The MORE you can get customers on a schedule the better! Tell them you only roast once a week and can deliver fresh soon after. You don’t want to get caught trying to roast one pound of coffee every few days on a home machine, make sure you have the volume to hire another Roaster. THEN progress to buying the equipment you need to support roasting more yourself.
Also, create a simple webpage with a PayPal button to order. Explain the time frame and only deal with local orders. NO mail ordering at this point, it won’t work out. Find local customers in your city for local delivery. The point of the webpage is to make it easy for locals to order and pay.
With a very limited budget to start, this would be the way to go. Once you have consistent cash flow move onto online shipping.
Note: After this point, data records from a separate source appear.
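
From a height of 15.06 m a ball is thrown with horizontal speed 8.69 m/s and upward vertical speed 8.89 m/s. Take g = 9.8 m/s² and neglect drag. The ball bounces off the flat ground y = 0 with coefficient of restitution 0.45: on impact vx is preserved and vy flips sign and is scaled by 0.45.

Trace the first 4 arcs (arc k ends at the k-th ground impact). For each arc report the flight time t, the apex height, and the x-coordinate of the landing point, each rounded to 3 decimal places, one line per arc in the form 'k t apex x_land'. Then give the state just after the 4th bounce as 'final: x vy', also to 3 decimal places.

1 2.881 19.092 25.036
2 1.777 3.866 40.475
3 0.799 0.783 47.422
4 0.360 0.159 50.548
final: 50.548 0.793

Arc 1: start y=15.060, vy=8.890 → t=2.881, apex=19.092, x_land=25.036, impact vy=-19.344
  bounce: vy ← 0.45·19.344 = 8.705
Arc 2: start y=0.000, vy=8.705 → t=1.777, apex=3.866, x_land=40.475, impact vy=-8.705
  bounce: vy ← 0.45·8.705 = 3.917
Arc 3: start y=0.000, vy=3.917 → t=0.799, apex=0.783, x_land=47.422, impact vy=-3.917
  bounce: vy ← 0.45·3.917 = 1.763
Arc 4: start y=0.000, vy=1.763 → t=0.360, apex=0.159, x_land=50.548, impact vy=-1.763
  bounce: vy ← 0.45·1.763 = 0.793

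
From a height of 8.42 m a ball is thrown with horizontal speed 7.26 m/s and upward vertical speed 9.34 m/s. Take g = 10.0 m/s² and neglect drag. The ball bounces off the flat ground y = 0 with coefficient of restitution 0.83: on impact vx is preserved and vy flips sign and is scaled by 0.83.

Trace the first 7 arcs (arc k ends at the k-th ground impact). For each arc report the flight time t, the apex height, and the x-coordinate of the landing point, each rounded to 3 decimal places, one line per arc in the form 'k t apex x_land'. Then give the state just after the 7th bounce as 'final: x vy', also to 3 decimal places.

Arc 1: start y=8.420, vy=9.340 → t=2.533, apex=12.782, x_land=18.389, impact vy=-15.989
  bounce: vy ← 0.83·15.989 = 13.271
Arc 2: start y=0.000, vy=13.271 → t=2.654, apex=8.805, x_land=37.657, impact vy=-13.271
  bounce: vy ← 0.83·13.271 = 11.015
Arc 3: start y=0.000, vy=11.015 → t=2.203, apex=6.066, x_land=53.651, impact vy=-11.015
  bounce: vy ← 0.83·11.015 = 9.142
Arc 4: start y=0.000, vy=9.142 → t=1.828, apex=4.179, x_land=66.925, impact vy=-9.142
  bounce: vy ← 0.83·9.142 = 7.588
Arc 5: start y=0.000, vy=7.588 → t=1.518, apex=2.879, x_land=77.942, impact vy=-7.588
  bounce: vy ← 0.83·7.588 = 6.298
Arc 6: start y=0.000, vy=6.298 → t=1.260, apex=1.983, x_land=87.087, impact vy=-6.298
  bounce: vy ← 0.83·6.298 = 5.227
Arc 7: start y=0.000, vy=5.227 → t=1.045, apex=1.366, x_land=94.677, impact vy=-5.227
  bounce: vy ← 0.83·5.227 = 4.339

1 2.533 12.782 18.389
2 2.654 8.805 37.657
3 2.203 6.066 53.651
4 1.828 4.179 66.925
5 1.518 2.879 77.942
6 1.260 1.983 87.087
7 1.045 1.366 94.677
final: 94.677 4.339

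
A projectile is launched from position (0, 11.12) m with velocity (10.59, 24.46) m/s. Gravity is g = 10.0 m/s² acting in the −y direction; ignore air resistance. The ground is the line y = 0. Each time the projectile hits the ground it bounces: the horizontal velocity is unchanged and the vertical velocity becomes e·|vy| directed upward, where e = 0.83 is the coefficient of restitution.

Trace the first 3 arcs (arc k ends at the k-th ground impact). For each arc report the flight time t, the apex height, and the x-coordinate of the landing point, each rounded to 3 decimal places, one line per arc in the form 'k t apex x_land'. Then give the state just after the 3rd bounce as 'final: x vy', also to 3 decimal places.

Arc 1: start y=11.120, vy=24.460 → t=5.311, apex=41.035, x_land=56.241, impact vy=-28.648
  bounce: vy ← 0.83·28.648 = 23.778
Arc 2: start y=0.000, vy=23.778 → t=4.756, apex=28.269, x_land=106.602, impact vy=-23.778
  bounce: vy ← 0.83·23.778 = 19.735
Arc 3: start y=0.000, vy=19.735 → t=3.947, apex=19.474, x_land=148.402, impact vy=-19.735
  bounce: vy ← 0.83·19.735 = 16.380

1 5.311 41.035 56.241
2 4.756 28.269 106.602
3 3.947 19.474 148.402
final: 148.402 16.380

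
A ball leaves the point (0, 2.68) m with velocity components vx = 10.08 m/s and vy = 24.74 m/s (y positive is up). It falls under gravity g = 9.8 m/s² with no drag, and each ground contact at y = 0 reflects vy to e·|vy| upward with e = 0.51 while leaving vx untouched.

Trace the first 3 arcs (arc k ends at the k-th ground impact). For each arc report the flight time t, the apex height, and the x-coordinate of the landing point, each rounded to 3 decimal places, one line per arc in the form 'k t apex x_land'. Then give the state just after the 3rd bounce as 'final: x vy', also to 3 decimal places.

1 5.155 33.908 51.963
2 2.683 8.819 79.010
3 1.368 2.294 92.804
final: 92.804 3.420

Arc 1: start y=2.680, vy=24.740 → t=5.155, apex=33.908, x_land=51.963, impact vy=-25.780
  bounce: vy ← 0.51·25.780 = 13.148
Arc 2: start y=0.000, vy=13.148 → t=2.683, apex=8.819, x_land=79.010, impact vy=-13.148
  bounce: vy ← 0.51·13.148 = 6.705
Arc 3: start y=0.000, vy=6.705 → t=1.368, apex=2.294, x_land=92.804, impact vy=-6.705
  bounce: vy ← 0.51·6.705 = 3.420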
It might seem tempting to go for a Huky or SonoFresco right away, but the volumes are very small. At most, you will only be able to produce about 2-4 pounds an hour. Figure what your time is worth and if you can realistically produce enough coffee in a day to make the venture worthwhile. When you have enough sales to afford $8000-$12,000 for a pro table top roaster, then go for that.
———
An alternative way to get started is to offer a premium service for delivering brewed coffee. One pound of roasted beans might net a few dollars, but figure 40 6 oz cups to a pound brewed At $1 a cup and that’s $40. Buy a few airpots and a brewer and put your coffee (and business cards) in waiting rooms (dentists, hairdressers, anywhere people need to sit a while.) You may need to go with the honor system or set up a flat rate with the owner to provide fresh good coffee, but starting somewhere is a start. Between offering fresh brewed coffee, and the roasted orders, you'll pick up from that and you’ll be on your way.
It’s pretty bootstrap, but doable if you are committed.